Pitu : Air Mata di Danau yang Indah

66 7 1
                                    

—Hari ke dua, pukul 07:23 A.M

Aku masih berada di dalam kamarku. Memikirkan kemungkinan penyelesaian masalah dari beberapa informasi yang aku dapatkan kemarin.

Aku menuliskan di secarik kertas apa yang aku pikirkan saat ini. Jika waktunya sudah tiba, aku akan menghubungi Wijaya untuk mendiskusikan hal ini.

Yang belum ku dapatkan adalah waktu kapan terjadinya penculikan tersebut. Itu yang masih aku pikirkan.

Apa waktu kejadiannya beraturan atau secara acak?

Mungkin aku bisa menanyakannya ke beberapa penduduk desa. Tapi, jika seperti itu sepertinya aku akan terlihat mencolok. Mungkin saja ada kemungkinan aku akan diawasi oleh seseorang dari komplotan penculik itu.

Mengenai Ayu yang tadi malam mengkhawatirkan malam purnama sepertinya bukanlah tanpa alasan. Mungkin bisa saja ada kejadian yang akan terjadi malam ini.

Baiklah, sudah ku putuskan. Aku akan mengikuti arus yang akan membawaku ke lautan malam ini.

Aku mengambil secangkir teh yang sudah ku tuangkan beberapa saat lalu. Bau harum melati tercium jelas oleh hidungku.

Aku menyeruput air teh tersebut dan menumpahkannya ke tenggorokanku. Rasa hangat langsung menyelimuti tenggorokanku. Teh yang tersedia disini lumayan enak juga.

Meletakkan kembali cangkir kosong tersebut, aku kemudian berdiri dan beranjak dari tempat dudukku.

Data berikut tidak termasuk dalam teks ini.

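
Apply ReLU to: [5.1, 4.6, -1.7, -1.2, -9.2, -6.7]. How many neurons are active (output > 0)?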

Mataku melihat keluar melalui jendela yang terdapat di samping ranjangku. Suasana desa yang asri masih terasa di daerah ini membuatku beberapa kali merasa takjub.

Udara yang bersih tanpa polusi, tanaman hijau yang tumbuh dimana-mana, dan banyaknya lapangan terbuka. Ini benar-benar desa yang nyaman. Tapi kekurangannya adalah keamanan dari desa itu sendiri.

Penculikan yang terjadi semenjak 8 bulan yang lalu menjadikan desa yang indah ini seperti neraka bagi anak-anak. Kebebasan mereka sangat terkekang di daerah ini. Mereka seperti burung dalam sangkar.

Dan dari beberapa burung tersebut, ada burung yang memberontak. Ia ingin terbang bebas sesuai keinginannya. Ia mempengaruhi burung-burung lain agar mengikuti dirinya.

Aku penasaran, apakah akhir dari mereka adalah mati tertembak oleh pemburu atau jatuh karena kerasnya alam.

Akupun menolehkan pandanganku ke secarik kertas yang tadi aku gunakan.

Batas waktuku dibawah 2x24 jam lagi. Aku harus melaksanakan strategi ini sebelum hari ke tiga. Fakta bahwa aku masih hidup seperti ini mungkin masihlah sebuah keberuntungan.

Aku yakin dari pihak oposisi sudah mengetahui keberadaanku saat ini. Tapi, mereka masih belum bertindak sebelum memiliki banyak bukti tentangku.

"Anda sepertinya menikmati waktu anda ya, Mas Angga?"

Aku menoleh ke arah pemilik suara itu. Ayu sedang berdiri di depan pintu. Ia mengenakan pakaian santainya saat ini. Karena ini hari Minggu, pasti sekolahnya libur. Jadi, aku memanggilnya kesini.

"Ah masuklah."

Aku mengajaknya masuk ke dalam kamarku. Mungkin ini sedikit melanggar norma untuk membiarkan seorang gadis masuk ke dalam kamar laki-laki.

Merasa diizinkan, Ayu masuk ke kamarku dan berdiri di belakangku. Ia seperti membuat jarak denganku.

"Kau sudah memikirkannya?" Tanyaku.

"Ah.. iya."

Gadis beriris topas cokelat itu menundukkan wajahnya. Sepertinya ia memiliki sedikit keraguan.